Alors que la scène internationale ne cesse d’être bouleversée par des crises économiques et géopolitiques, le Maroc poursuit son chemin tout en consolidant sa réputation de pôle de confiance et de stabilité. C’est le message qu’a tenu à souligner Nadia Fettah Alaoui, la ministre de l’Economie et des Finances, qui multiplie ces derniers mois les interventions auprès des investisseurs et des partenaires étrangers afin de vanter « la résilience exceptionnelle du Maroc ».

Pour la responsable gouvernementale, le royaume chérifien parvient à tirer son épingle du jeu grâce à une stratégie de long terme et à un engagement ferme sur les réformes structurelles. « Dans un monde turbulent, notre pays inspire confiance », martèle-t-elle régulièrement à l’occasion de rendez-vous économiques internationaux. Un discours qu’elle appuie sur des chiffres solides : malgré des chocs externes comme la pandémie de Covid-19, l’inflation généralisée ou encore les tensions sur les chaînes d’approvisionnement, le Maroc a enregistré une croissance continue de son PIB, une inflation sous contrôle et un regain d’intérêt des investisseurs étrangers.

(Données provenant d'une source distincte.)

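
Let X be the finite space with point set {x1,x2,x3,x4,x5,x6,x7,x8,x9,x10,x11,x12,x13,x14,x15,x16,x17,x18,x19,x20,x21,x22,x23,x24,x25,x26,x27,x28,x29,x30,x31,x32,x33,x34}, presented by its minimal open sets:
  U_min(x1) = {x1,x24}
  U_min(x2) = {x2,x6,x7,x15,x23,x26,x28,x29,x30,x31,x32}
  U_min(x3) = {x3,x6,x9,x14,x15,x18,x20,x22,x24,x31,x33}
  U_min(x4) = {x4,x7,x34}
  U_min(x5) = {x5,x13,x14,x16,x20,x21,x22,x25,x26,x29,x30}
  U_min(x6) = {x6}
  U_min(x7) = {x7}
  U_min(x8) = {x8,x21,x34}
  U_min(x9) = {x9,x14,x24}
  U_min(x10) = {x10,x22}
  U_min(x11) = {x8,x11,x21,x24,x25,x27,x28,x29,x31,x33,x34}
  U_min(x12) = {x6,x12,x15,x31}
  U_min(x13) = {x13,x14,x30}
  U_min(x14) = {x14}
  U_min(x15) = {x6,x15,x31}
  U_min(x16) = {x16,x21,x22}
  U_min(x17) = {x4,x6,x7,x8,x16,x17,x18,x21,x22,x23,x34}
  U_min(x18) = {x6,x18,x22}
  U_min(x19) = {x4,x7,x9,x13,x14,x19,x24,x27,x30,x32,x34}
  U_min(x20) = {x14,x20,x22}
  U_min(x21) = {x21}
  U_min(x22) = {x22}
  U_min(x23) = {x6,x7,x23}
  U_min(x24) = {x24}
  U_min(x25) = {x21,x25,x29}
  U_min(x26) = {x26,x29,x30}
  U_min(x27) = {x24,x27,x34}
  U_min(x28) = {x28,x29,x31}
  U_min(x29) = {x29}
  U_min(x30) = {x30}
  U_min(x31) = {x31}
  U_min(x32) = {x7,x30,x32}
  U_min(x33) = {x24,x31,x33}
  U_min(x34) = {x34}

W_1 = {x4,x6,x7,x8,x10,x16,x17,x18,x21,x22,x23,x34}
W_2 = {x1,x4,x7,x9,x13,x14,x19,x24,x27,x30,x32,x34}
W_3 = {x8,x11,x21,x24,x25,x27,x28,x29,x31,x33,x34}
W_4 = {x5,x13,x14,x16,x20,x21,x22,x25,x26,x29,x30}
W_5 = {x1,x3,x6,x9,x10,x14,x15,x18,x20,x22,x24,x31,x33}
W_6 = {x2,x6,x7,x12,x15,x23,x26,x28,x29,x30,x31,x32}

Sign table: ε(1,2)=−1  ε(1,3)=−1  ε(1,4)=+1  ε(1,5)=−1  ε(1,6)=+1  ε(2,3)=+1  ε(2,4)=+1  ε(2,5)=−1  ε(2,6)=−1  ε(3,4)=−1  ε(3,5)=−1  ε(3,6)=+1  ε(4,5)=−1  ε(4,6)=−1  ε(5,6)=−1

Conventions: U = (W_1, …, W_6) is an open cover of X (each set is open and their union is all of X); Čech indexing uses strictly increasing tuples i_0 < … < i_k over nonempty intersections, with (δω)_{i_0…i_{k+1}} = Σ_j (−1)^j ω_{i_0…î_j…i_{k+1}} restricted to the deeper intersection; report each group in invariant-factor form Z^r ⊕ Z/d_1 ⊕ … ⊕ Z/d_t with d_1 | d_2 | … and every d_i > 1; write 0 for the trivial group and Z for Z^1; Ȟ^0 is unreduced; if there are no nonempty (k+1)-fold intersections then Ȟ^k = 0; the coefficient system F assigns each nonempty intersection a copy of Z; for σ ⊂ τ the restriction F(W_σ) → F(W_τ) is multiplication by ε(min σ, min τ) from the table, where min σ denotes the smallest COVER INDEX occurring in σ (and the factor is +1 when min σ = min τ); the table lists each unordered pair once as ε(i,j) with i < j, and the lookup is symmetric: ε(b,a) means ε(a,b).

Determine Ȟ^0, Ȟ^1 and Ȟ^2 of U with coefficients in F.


cover nerve:
  W12={x4,x7,x34} W13={x8,x21,x34} W14={x16,x21,x22} W15={x6,x10,x18,x22} W16={x6,x7,x23} W23={x24,x27,x34} W24={x13,x14,x30} W25={x1,x9,x14,x24} W26={x7,x30,x32} W34={x21,x25,x29} W35={x24,x31,x33} W36={x28,x29,x31} W45={x14,x20,x22} W46={x26,x29,x30} W56={x6,x15,x31}
  W123={x34} W126={x7} W134={x21} W145={x22} W156={x6} W235={x24} W245={x14} W246={x30} W346={x29} W356={x31}
C dims 6,15,10; δ0: rk 6, SNF 1^5·2; δ1: rk 9, SNF 1^9
Ȟ^0: (6−6)−0=0 ⇒ 0
Ȟ^1: (15−9)−6=0 plus torsion [2] ⇒ Z/2
Ȟ^2: (10−0)−9=1 ⇒ Z

Ȟ^0(U;F) ≅ 0, Ȟ^1(U;F) ≅ Z/2 and Ȟ^2(U;F) ≅ Z


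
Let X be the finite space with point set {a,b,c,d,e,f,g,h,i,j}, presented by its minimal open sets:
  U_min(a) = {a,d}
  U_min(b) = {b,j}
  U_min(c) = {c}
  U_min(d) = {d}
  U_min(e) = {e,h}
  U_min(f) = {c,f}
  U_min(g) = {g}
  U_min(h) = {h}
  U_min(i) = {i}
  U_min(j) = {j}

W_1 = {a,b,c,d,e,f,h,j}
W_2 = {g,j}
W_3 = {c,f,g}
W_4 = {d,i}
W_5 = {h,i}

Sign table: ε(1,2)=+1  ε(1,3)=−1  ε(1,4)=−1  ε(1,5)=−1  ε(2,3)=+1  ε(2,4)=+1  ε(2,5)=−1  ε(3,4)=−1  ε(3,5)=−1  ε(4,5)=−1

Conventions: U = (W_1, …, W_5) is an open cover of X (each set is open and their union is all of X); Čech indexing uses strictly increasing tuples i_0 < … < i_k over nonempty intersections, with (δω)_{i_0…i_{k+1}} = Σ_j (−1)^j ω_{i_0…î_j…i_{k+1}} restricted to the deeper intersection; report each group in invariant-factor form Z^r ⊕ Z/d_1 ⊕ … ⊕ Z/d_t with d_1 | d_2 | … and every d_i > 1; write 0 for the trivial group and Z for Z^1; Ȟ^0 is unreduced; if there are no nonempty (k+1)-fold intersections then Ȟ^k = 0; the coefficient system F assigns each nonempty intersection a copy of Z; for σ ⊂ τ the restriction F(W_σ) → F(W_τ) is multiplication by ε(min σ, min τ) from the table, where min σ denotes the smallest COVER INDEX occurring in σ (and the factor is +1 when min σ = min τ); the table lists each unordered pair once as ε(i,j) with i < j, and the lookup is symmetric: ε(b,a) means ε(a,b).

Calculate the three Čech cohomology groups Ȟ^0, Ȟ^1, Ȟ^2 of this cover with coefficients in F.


Ȟ^0(U;F) ≅ 0,  Ȟ^1(U;F) ≅ Z ⊕ Z/2,  Ȟ^2(U;F) ≅ 0

cover nerve:
  W12={j} W13={c,f} W14={d} W15={h} W23={g} W45={i}
C dims 5,6; δ0: rk 5, SNF 1^4·2
Ȟ^0: (5−5)−0=0 ⇒ 0
Ȟ^1: (6−0)−5=1 plus torsion [2] ⇒ Z ⊕ Z/2
Ȟ^2: (0−0)−0=0 ⇒ 0


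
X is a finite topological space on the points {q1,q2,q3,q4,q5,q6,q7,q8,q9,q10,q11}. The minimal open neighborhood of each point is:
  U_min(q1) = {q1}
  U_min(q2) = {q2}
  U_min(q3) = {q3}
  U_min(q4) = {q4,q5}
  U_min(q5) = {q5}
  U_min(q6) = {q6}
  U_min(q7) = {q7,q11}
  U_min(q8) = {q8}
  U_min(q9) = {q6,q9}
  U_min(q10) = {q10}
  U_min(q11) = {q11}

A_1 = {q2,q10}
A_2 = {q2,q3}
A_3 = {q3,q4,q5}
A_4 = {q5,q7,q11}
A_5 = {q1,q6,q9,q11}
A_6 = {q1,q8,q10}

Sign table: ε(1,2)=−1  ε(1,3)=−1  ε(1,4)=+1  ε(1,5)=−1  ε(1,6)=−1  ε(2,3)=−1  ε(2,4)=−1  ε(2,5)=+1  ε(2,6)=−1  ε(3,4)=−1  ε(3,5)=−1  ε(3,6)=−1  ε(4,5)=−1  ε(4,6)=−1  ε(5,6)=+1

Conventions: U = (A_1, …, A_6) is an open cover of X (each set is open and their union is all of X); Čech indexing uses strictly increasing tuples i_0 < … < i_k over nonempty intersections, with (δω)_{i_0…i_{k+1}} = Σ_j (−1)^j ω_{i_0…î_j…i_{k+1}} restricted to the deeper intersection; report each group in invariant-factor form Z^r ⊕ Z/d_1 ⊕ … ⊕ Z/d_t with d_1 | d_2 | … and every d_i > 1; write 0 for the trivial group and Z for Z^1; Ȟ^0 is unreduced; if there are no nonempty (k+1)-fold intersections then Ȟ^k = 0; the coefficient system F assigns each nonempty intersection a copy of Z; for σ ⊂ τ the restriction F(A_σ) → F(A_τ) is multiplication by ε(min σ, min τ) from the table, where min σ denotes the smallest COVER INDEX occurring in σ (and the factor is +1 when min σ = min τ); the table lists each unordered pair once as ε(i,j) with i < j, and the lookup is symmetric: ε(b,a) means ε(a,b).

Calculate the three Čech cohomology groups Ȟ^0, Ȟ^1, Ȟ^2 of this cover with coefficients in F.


nerve of the cover:
  A12={q2} A16={q10} A23={q3} A34={q5} A45={q11} A56={q1}
C dims 6,6; δ0: rk 6, SNF 1^5·2
Ȟ^0 = (6 − 6) − 0 = 0, so Ȟ^0 ≅ 0
Ȟ^1 = (6 − 0) − 6 = 0 plus torsion [2], so Ȟ^1 ≅ Z/2
Ȟ^2 = (0 − 0) − 0 = 0, so Ȟ^2 ≅ 0

Ȟ^0 = 0,  Ȟ^1 = Z/2,  Ȟ^2 = 0


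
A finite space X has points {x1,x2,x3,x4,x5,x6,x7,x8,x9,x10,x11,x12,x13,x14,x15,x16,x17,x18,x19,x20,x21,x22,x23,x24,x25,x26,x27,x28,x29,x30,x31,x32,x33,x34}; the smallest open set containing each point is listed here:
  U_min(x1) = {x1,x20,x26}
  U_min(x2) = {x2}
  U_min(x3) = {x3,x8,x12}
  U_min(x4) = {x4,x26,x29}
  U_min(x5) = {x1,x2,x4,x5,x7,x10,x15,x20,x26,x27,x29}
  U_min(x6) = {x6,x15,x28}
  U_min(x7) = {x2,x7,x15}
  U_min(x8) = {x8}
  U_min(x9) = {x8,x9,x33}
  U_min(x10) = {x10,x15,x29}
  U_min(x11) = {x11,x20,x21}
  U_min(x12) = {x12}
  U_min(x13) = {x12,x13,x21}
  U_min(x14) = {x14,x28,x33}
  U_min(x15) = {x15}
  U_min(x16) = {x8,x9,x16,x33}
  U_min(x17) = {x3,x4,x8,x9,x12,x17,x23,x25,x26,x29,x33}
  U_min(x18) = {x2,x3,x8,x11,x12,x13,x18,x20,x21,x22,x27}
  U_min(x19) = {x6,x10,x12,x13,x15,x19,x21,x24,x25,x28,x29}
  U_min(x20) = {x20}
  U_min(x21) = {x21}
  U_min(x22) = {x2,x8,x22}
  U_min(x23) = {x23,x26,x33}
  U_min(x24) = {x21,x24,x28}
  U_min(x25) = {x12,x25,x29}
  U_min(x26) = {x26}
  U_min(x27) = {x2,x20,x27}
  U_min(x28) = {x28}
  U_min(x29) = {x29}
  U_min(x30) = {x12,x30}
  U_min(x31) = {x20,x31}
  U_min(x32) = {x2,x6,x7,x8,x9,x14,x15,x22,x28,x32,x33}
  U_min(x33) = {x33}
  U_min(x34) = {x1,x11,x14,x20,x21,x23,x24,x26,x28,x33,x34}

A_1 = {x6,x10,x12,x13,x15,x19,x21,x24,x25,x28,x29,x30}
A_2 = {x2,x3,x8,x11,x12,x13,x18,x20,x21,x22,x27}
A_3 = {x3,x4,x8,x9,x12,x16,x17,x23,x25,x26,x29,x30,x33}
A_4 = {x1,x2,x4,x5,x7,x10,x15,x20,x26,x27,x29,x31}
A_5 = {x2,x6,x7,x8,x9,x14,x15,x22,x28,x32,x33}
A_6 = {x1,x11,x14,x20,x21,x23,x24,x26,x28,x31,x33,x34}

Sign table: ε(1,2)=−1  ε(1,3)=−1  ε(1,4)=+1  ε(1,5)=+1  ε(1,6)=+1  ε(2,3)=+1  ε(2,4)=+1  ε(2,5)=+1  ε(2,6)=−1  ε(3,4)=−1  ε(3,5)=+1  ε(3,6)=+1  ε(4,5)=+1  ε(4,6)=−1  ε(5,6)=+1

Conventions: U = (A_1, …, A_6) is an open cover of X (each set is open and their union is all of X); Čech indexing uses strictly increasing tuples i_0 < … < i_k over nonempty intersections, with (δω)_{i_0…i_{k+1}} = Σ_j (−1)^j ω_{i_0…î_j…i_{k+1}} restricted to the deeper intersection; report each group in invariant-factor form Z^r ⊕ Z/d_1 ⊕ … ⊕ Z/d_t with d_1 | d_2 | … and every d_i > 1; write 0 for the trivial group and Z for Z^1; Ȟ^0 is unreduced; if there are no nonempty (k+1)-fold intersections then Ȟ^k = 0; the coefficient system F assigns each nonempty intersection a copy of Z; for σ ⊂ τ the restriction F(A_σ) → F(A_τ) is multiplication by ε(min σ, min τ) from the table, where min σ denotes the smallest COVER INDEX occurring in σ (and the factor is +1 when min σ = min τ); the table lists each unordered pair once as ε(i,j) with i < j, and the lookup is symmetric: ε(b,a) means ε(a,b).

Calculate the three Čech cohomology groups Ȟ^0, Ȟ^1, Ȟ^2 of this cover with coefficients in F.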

Cette confiance, le Maroc la doit aussi à ses choix stratégiques au cours des deux dernières décennies. La libéralisation progressive de l’économie, la diversification de ses partenaires commerciaux, ou encore la montée en puissance de secteurs porteurs comme l’automobile, l’aéronautique, l’agroalimentaire et les énergies renouvelables, ont permis au pays de déployer de nouveaux relais de croissance. Pour Nadia Fettah Alaoui, il s’agit là du « fruit d’une vision claire et d’un fort volontarisme politique » insufflé au plus haut sommet de l’Etat.

L’environnement des affaires marocain a également connu des évolutions substantielles, avec la simplification des démarches administratives et fiscales, l’amélioration de l’accès au financement ainsi que le renforcement de la gouvernance des institutions. Autant de réformes qui séduisent les grands groupes étrangers, dans un contexte où de nombreux pays émergents peinent à garantir un cadre stable et prévisible. La ministre n’hésite d’ailleurs pas à mettre en avant la notation « Investment Grade » du Maroc attribuée par les agences internationales, qui témoigne de la confiance soutenue des marchés.

Mais au-delà des indicateurs macroéconomiques positifs, Nadia Fettah Alaoui insiste sur la dimension inclusive du développement marocain. Selon elle, « les progrès économiques n’ont de sens que s’ils profitent à l’ensemble des citoyens ». De fait, d’importants programmes sociaux ont été lancés pour améliorer l’accès à la santé, à l’éducation, au logement, et promouvoir l’égalité des chances. Des efforts qui, selon les chiffres officiels, ont permis de réduire significativement la pauvreté et d’élargir la classe moyenne.

Face aux incertitudes mondiales persistantes, la ministre affirme que le Maroc est bien décidé à maintenir le cap des réformes et à renforcer encore davantage son attractivité. « Nous travaillons à anticiper les changements, à innover et à mobiliser toutes les énergies pour bâtir un avenir durable », conclut Nadia Fettah Alaoui. Le royaume, qui s’affiche désormais comme l’un des hubs économiques du continent africain, veut ainsi conforter sa position et continuer d’inspirer confiance, aujourd’hui plus que jamais.